Marlin: Knowledge-Driven Analysis of Provenance Graphs for Efficient and Robust Detection of Cyber Attacks
Zhenyuan Li, Yangyang Wei, Xiangmin Shen, Lingzhi Wang, Yan Chen, Haitao Xu, Shouling Ji, Fan Zhang, Liang Hou, Wenmao Liu, Xuhong Zhang, Jianwei Ying
TL;DR
This work addresses the challenge of efficient and robust detection of cyber attacks over large provenance graphs by reframing real-time detection as streaming graph alignment using knowledge-annotated query graphs. The authors introduce TagS (within the Marlin framework), a tag-propagation-based detection core that caches partial alignment results to avoid storing the full provenance graph, enabling real-time processing with minimal memory.

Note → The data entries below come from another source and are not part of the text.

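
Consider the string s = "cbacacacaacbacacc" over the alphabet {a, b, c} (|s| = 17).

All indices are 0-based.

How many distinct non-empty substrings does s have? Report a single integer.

rank→(start, suffix):
  0 → (8, 'aacbacacc')
  1 → (6, 'acaacbacacc')
  2 → (4, 'acacaacbacacc')
  3 → (2, 'acacacaacbacacc')
  4 → (12, 'acacc')
  5 → (9, 'acbacacc')
  6 → (14, 'acc')
  7 → (1, 'bacacacaacbacacc')
  8 → (11, 'bacacc')
  9 → (16, 'c')
  10 → (7, 'caacbacacc')
  11 → (5, 'cacaacbacacc')
  12 → (3, 'cacacaacbacacc')
  13 → (13, 'cacc')
  14 → (0, 'cbacacacaacbacacc')
  15 → (10, 'cbacacc')
  16 → (15, 'cc')

SA = [8, 6, 4, 2, 12, 9, 14, 1, 11, 16, 7, 5, 3, 13, 0, 10, 15]
rank  pair      lcp
   1  s[8:],s[6:]  1  'a'
   2  s[6:],s[4:]  3  'aca'
   3  s[4:],s[2:]  5  'acaca'
   4  s[2:],s[12:]  4  'acac'
   5  s[12:],s[9:]  2  'ac'
   6  s[9:],s[14:]  2  'ac'
   7  s[14:],s[1:]  0  ''
   8  s[1:],s[11:]  5  'bacac'
   9  s[11:],s[16:]  0  ''
  10  s[16:],s[7:]  1  'c'
  11  s[7:],s[5:]  2  'ca'
  12  s[5:],s[3:]  4  'caca'
  13  s[3:],s[13:]  3  'cac'
  14  s[13:],s[0:]  1  'c'
  15  s[0:],s[10:]  6  'cbacac'
  16  s[10:],s[15:]  1  'c'

n(n+1)/2 = 17·18/2 = 153
Σ LCP = 0 + 1 + 3 + 5 + 4 + 2 + 2 + 0 + 5 + 0 + 1 + 2 + 4 + 3 + 1 + 6 + 1 = 40
distinct = 153 − 40 = 113

113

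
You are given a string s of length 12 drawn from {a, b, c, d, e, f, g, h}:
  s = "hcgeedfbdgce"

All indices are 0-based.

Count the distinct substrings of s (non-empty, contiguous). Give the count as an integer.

73

rank | idx | suffix
   0 |   7 | bdgce
   1 |  10 | ce
   2 |   1 | cgeedfbdgce
   3 |   5 | dfbdgce
   4 |   8 | dgce
   5 |  11 | e
   6 |   4 | edfbdgce
   7 |   3 | eedfbdgce
   8 |   6 | fbdgce
   9 |   9 | gce
  10 |   2 | geedfbdgce
  11 |   0 | hcgeedfbdgce

SA = [7, 10, 1, 5, 8, 11, 4, 3, 6, 9, 2, 0]
rank  pair      lcp
   1  s[7:],s[10:]  0  ''
   2  s[10:],s[1:]  1  'c'
   3  s[1:],s[5:]  0  ''
   4  s[5:],s[8:]  1  'd'
   5  s[8:],s[11:]  0  ''
   6  s[11:],s[4:]  1  'e'
   7  s[4:],s[3:]  1  'e'
   8  s[3:],s[6:]  0  ''
   9  s[6:],s[9:]  0  ''
  10  s[9:],s[2:]  1  'g'
  11  s[2:],s[0:]  0  ''

n(n+1)/2 = 12·13/2 = 78
Σ LCP = 0 + 0 + 1 + 0 + 1 + 0 + 1 + 1 + 0 + 0 + 1 + 0 = 5
distinct = 78 − 5 = 73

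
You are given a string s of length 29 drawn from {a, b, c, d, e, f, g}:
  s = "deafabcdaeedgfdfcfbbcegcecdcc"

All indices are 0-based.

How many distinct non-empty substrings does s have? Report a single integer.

410

sorted suffixes:
  #0 SA[0]=4  'abcdaeedgfdfcfbbcegcecdcc'
  #1 SA[1]=8  'aeedgfdfcfbbcegcecdcc'
  #2 SA[2]=2  'afabcdaeedgfdfcfbbcegcecdcc'
  #3 SA[3]=18  'bbcegcecdcc'
  #4 SA[4]=5  'bcdaeedgfdfcfbbcegcecdcc'
  #5 SA[5]=19  'bcegcecdcc'
  #6 SA[6]=28  'c'
  #7 SA[7]=27  'cc'
  #8 SA[8]=6  'cdaeedgfdfcfbbcegcecdcc'
  #9 SA[9]=25  'cdcc'
  #10 SA[10]=23  'cecdcc'
  #11 SA[11]=20  'cegcecdcc'
  #12 SA[12]=16  'cfbbcegcecdcc'
  #13 SA[13]=7  'daeedgfdfcfbbcegcecdcc'
  #14 SA[14]=26  'dcc'
  #15 SA[15]=0  'deafabcdaeedgfdfcfbbcegcecdcc'
  #16 SA[16]=14  'dfcfbbcegcecdcc'
  #17 SA[17]=11  'dgfdfcfbbcegcecdcc'
  #18 SA[18]=1  'eafabcdaeedgfdfcfbbcegcecdcc'
  #19 SA[19]=24  'ecdcc'
  #20 SA[20]=10  'edgfdfcfbbcegcecdcc'
  #21 SA[21]=9  'eedgfdfcfbbcegcecdcc'
  #22 SA[22]=21  'egcecdcc'
  #23 SA[23]=3  'fabcdaeedgfdfcfbbcegcecdcc'
  #24 SA[24]=17  'fbbcegcecdcc'
  #25 SA[25]=15  'fcfbbcegcecdcc'
  #26 SA[26]=13  'fdfcfbbcegcecdcc'
  #27 SA[27]=22  'gcecdcc'
  #28 SA[28]=12  'gfdfcfbbcegcecdcc'

SA = [4, 8, 2, 18, 5, 19, 28, 27, 6, 25, 23, 20, 16, 7, 26, 0, 14, 11, 1, 24, 10, 9, 21, 3, 17, 15, 13, 22, 12]
i: (SA[i-1],SA[i]) lcp shared
  1: (4,8) 1 'a'
  2: (8,2) 1 'a'
  3: (2,18) 0 ''
  4: (18,5) 1 'b'
  5: (5,19) 2 'bc'
  6: (19,28) 0 ''
  7: (28,27) 1 'c'
  8: (27,6) 1 'c'
  9: (6,25) 2 'cd'
  10: (25,23) 1 'c'
  11: (23,20) 2 'ce'
  12: (20,16) 1 'c'
  13: (16,7) 0 ''
  14: (7,26) 1 'd'
  15: (26,0) 1 'd'
  16: (0,14) 1 'd'
  17: (14,11) 1 'd'
  18: (11,1) 0 ''
  19: (1,24) 1 'e'
  20: (24,10) 1 'e'
  21: (10,9) 1 'e'
  22: (9,21) 1 'e'
  23: (21,3) 0 ''
  24: (3,17) 1 'f'
  25: (17,15) 1 'f'
  26: (15,13) 1 'f'
  27: (13,22) 0 ''
  28: (22,12) 1 'g'

n(n+1)/2 = 29·30/2 = 435
Σ LCP = 0 + 1 + 1 + 0 + 1 + 2 + 0 + 1 + 1 + 2 + 1 + 2 + 1 + 0 + 1 + 1 + 1 + 1 + 0 + 1 + 1 + 1 + 1 + 0 + 1 + 1 + 1 + 0 + 1 = 25
distinct = 435 − 25 = 410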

By integrating fuzzy, seed-based query-graph matching into a streaming workflow and using a two-tier alignment status cache, TagS achieves high detection accuracy (recall $=1.0$, precision $=0.96$ for ground-truth attacks) and strong robustness against evasion tactics, processing up to $1.37 \times 10^5$ events per second on large, public datasets. The practical impact lies in providing an interpretable, scalable, and resilient provenance-based detector suitable for real-time security analytics on massive log streams, with configurable query graphs to cover evolving attack techniques.
Abstract
Recent research in both academia and industry has validated the effectiveness of provenance graph-based detection for advanced cyber attack detection and investigation. However, analyzing large-scale provenance graphs often results in substantial overhead. To improve performance, existing detection systems implement various optimization strategies. Yet, as several recent studies suggest, these strategies could lose necessary context information and be vulnerable to evasions. Designing a detection system that is efficient and robust against adversarial attacks is an open problem. We introduce Marlin, which approaches cyber attack detection through real-time provenance graph alignment.By leveraging query graphs embedded with attack knowledge, Marlin can efficiently identify entities and events within provenance graphs, embedding targeted analysis and significantly narrowing the search space. Moreover, we incorporate our graph alignment algorithm into a tag propagation-based schema to eliminate the need for storing and reprocessing raw logs. This design significantly reduces in-memory storage requirements and minimizes data processing overhead. As a result, it enables real-time graph alignment while preserving essential context information, thereby enhancing the robustness of cyber attack detection. Moreover, Marlin allows analysts to customize attack query graphs flexibly to detect extended attacks and provide interpretable detection results. We conduct experimental evaluations on two large-scale public datasets containing 257.42 GB of logs and 12 query graphs of varying sizes, covering multiple attack techniques and scenarios. The results show that Marlin can process 137K events per second while accurately identifying 120 subgraphs with 31 confirmed attacks, along with only 1 false positive, demonstrating its efficiency and accuracy in handling massive data.